C’est un beau spectacle très coloré que ce Cosi fan tutte créé à Saint-Etienne et ces jours-ci proposé à Toulon. Transposé par Christophe Gayral dans les années 70 du siècle dernier, il fait de Don Alfonso un émule de Hugh Hefner, vivant comme le célèbre Américain au milieu de jeunes beautés dévêtues. Le pari qu’il fait avec ses deux jeunes amis doit les amener à comprendre qu’en matière d’amour, c’est la liberté sexuelle qui doit primer, parce que les femmes étant par nature infidèles ce serait folie de s’investir dans une relation sentimentale. Il métamorphose alors les garçons dont le complet strict révèle qu’ils sont « coincés » – pourquoi pas en uniformes puisqu’ils sont officiers ? – en « hippies » chevelus, à jeans, bandanas et boléro fourré. La scène du mariage présentera le quatuor dans un tableau psychédélique qui rassemble des images bien connues, s’inspirant des Beatles et de leur guru indien à grand renfort de joints partagés. C’est drôle et très bien fait. On rit quand, sur les jeunes filles dépouillées de leur sari on découvre des jupes qui semblent signées Jean Bouquin. Très bien réglée aussi la scène qui suit leur déconfiture, où la mise en scène les montre aux petits soins pour leurs hommes… jusqu’à ce qu’impatientées par leur indifférence à ces surenchères d’amabilités elles leur tournent le dos et semblent prêtes à prendre le large.

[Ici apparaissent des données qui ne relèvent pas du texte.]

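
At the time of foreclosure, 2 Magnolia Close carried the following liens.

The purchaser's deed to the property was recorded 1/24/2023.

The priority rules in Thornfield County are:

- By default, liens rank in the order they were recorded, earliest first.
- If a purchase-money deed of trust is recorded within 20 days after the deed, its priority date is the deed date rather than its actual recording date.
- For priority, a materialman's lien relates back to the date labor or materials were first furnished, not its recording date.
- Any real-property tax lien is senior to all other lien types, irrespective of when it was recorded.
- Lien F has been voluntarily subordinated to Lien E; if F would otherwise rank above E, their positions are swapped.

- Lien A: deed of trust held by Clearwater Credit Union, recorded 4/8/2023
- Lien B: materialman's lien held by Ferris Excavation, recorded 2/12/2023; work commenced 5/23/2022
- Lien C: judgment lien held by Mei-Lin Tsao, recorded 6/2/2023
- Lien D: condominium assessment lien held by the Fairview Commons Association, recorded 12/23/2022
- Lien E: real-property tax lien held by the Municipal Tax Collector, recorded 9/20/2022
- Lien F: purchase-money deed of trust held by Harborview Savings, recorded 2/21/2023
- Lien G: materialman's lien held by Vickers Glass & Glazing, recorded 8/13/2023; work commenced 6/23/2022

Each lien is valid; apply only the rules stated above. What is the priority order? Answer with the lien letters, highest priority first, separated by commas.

Adjusting effective dates: B relates back to 5/23/2022 (work commenced); F was recorded 28 days after the deed — beyond 20 days — so no relation-back applies; G relates back to 6/23/2022 (work commenced).
E is a real-property tax lien, so it outranks all other liens regardless of date.
Ordering the rest by effective date: B (5/23/2022), G (6/23/2022), D (12/23/2022), F (2/21/2023), A (4/8/2023), C (6/2/2023).
F already ranks below E; the subordination has no effect.

E, B, G, D, F, A, C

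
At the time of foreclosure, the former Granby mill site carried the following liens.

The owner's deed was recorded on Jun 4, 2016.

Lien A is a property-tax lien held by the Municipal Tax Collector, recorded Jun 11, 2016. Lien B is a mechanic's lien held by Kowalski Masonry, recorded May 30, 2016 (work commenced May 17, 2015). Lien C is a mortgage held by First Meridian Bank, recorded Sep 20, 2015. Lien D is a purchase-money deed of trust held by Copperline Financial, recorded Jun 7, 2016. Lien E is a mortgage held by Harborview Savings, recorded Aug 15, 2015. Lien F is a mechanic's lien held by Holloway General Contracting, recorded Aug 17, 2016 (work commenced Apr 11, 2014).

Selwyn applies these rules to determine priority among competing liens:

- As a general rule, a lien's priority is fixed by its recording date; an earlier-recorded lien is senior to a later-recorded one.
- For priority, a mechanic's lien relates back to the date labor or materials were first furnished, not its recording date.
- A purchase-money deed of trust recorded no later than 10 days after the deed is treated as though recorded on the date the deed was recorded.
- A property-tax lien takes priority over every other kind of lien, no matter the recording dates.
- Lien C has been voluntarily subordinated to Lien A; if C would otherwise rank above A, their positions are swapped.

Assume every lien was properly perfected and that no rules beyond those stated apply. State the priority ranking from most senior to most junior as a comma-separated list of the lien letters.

First, effective dates: B's effective date is May 17, 2015, when work began; D was recorded within the 10-day window, so its effective date is the deed date Jun 4, 2016; F's effective date is Apr 11, 2014, when work began.
As a property-tax lien, A is senior to every other lien.
Among the remaining liens, by effective date: F (Apr 11, 2014), B (May 17, 2015), E (Aug 15, 2015), C (Sep 20, 2015), D (Jun 4, 2016).
C already ranks below A; the subordination has no effect.

A, F, B, E, C, D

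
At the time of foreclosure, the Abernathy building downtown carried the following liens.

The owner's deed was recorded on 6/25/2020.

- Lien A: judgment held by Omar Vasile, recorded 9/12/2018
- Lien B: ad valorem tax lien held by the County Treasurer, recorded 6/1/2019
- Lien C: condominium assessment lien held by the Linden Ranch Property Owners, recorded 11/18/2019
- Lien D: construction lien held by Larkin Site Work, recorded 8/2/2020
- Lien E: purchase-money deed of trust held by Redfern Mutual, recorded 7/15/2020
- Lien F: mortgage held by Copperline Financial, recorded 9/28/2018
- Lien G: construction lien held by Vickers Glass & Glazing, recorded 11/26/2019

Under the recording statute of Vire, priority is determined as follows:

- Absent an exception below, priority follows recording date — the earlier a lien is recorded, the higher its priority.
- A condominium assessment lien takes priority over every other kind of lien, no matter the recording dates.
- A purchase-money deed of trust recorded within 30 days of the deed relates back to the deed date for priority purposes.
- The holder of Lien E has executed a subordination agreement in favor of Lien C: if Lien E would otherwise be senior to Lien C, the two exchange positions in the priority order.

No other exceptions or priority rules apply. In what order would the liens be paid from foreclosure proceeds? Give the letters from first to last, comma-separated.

C, A, F, B, G, E, D

Effective dates: E relates back to the deed date 6/25/2020.
C, as a condominium assessment lien, has superpriority and ranks first.
Ordering the rest by effective date: A (9/12/2018), F (9/28/2018), B (6/1/2019), G (11/26/2019), E (6/25/2020), D (8/2/2020).
Since E is not senior to C, the subordination leaves the order unchanged.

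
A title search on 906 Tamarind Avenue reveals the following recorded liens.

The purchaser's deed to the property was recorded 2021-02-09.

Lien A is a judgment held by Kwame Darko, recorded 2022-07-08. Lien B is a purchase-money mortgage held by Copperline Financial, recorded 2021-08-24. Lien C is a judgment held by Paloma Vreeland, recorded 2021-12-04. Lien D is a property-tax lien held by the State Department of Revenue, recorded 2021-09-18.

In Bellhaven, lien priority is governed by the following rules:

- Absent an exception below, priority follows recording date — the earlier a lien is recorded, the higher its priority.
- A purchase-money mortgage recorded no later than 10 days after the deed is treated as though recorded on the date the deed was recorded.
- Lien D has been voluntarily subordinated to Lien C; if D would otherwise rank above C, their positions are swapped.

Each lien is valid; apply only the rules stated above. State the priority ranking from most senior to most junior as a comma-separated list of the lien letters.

B, C, D, A

Adjusting effective dates: B was recorded 196 days after the deed — beyond 10 days — so no relation-back applies.
By effective date, earliest first: B (2021-08-24), D (2021-09-18), C (2021-12-04), A (2022-07-08).
The subordination applies — D was senior to C — so D and C swap.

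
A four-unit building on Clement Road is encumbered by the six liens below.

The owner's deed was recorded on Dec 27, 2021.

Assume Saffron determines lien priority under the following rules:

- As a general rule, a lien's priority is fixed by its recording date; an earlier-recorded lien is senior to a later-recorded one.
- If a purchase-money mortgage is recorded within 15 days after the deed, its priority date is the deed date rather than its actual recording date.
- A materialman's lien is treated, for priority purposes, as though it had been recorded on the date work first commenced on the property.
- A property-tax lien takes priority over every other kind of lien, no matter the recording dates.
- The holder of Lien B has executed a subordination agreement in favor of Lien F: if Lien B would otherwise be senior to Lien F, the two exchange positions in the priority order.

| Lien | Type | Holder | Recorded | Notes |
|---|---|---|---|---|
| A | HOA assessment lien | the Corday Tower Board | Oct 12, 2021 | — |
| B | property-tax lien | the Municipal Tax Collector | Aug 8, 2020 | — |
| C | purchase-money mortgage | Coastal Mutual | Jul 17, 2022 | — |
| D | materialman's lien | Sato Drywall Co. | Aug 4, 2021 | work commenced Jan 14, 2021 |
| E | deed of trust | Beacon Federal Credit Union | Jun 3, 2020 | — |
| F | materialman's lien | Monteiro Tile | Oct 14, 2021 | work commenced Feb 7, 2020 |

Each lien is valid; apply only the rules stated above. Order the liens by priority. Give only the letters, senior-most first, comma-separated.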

Don Alfonso (David Bizic) Fiordiligi (Barbara Kits) Dorabella (Marion Lebègue) et Despina (Pauline Courtin)) © frederic stephan
Seul problème : est-ce bien le Cosi fan tutte des auteurs ? Si Da Ponte aurait probablement souscrit au slogan « l’amour libre » – en clair le sexe libre de toute attache – en revanche il est certain que Mozart ne l’aurait pas fait, comme l’atteste sa correspondance. Pour lui l’amour est une relation interpersonnelle qui engage. Le dénouement de Cosi fan tutte le dit clairement : aimer, c’est accepter l’autre tel qu’il est, ce n’est pas chercher un miroir complaisant ou exiger une perfection surhumaine. C’est « regarder ensemble dans la même direction », selon la formule de Saint-Exupéry. Et c’est pardonner : depuis Le Nozze, tous les opéras de Mozart se terminent par le pardon d’une faute, c’est le passage obligé pour la rédemption et l’accession à une humanité plus haute. (La seule exception est Don Giovanni, parce qu’il refuse de reconnaître ses torts.) C’est pourquoi les couples initiaux se reconstituent. A la fin de Cosi, dissipées les illusions, l’harmonie est rétablie sur des bases saines, et la musique le dit. L’option du metteur en scène dénature l’œuvre des créateurs.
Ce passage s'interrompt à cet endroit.